Rozwój technologiczny sprzyja więc podziałowi „politycznej” Polski na dwa, mocno nieprzepadające za sobą bloki. Co ciekawe, w Polsce postęp technologiczny dał efekt zupełnie odwrotny niż w innych krajach demokratycznych. W innych miejscach media społecznościowe raczej unieważniały stare podziały na dwa równorzędne bloki.
Polityczne wyspy
We Francji załamał się podział na socjalistyczno-komunistyczną lewicę i konserwatywną prawicę. W Niemczech kiedyś dominujące w polityce CDU i SPD są doganiane przez Zielonych, a gdzieniegdzie nawet przez AfD. System dwupartyjny lub dwublokowy rozpadł się też w Hiszpanii, Holandii czy we Włoszech. W Europie kończy się więc pewna epoka – epoka prostego podziału na socjalistyczną lewicę i konserwatywno-chadecką prawicę.
Do gry wkroczyli narodowcy, zieloni, nowa lewica czy różnego rodzaju partie antysystemowe. Zamiast więc jasnej polaryzacji, mamy do czynienia z rozdrobnieniem polityki. Powstaje zjawisko, które socjologowie określają jako „wyspowość”. Społeczeństwo, zamiast dzielić się na pół, dzieli się na wiele polityczno-społecznych wysp. Co więcej, wyspy te zdają się ideowo samowystarczalne i nie chcą łączyć się w większe bloki.

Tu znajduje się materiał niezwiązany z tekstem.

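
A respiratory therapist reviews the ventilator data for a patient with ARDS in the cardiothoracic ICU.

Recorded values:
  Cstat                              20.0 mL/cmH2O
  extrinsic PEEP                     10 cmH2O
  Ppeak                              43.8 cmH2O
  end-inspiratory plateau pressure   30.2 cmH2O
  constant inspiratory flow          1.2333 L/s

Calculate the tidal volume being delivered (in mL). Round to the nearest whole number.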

„Wyspowość” zachodniej polityki tłumaczona jest rozwojem technologii komunikacyjnej. W dawnych czasach, kiedy ludzie mieli do wyboru tylko kilka gazet i kilka programów telewizyjnych, siłą rzeczy zawężało to pole wyboru, przeważnie do jednej z dwóch stron politycznego spektrum. Musieli czytać konserwatywne lub socjalistyczne gazety, oglądać konserwatywne lub socjalistyczne wiadomości. Kiedy jednak pojawił się internet, a zwłaszcza media społecznościowe, ludzie mogli wyjść z dwustronnego podziału. Jeśli ktoś miał np. poglądy narodowe, nie musiał już zadowalać się tylko czytaniem konserwatywnej gazety (która mogła być trochę narodowa), ale znalazł w internecie innych narodowców, w tym mocno narodowych publicystów. Ludzie więc zaczęli odpływać do swoich „politycznych wysp”, rozbijając system dwublokowy.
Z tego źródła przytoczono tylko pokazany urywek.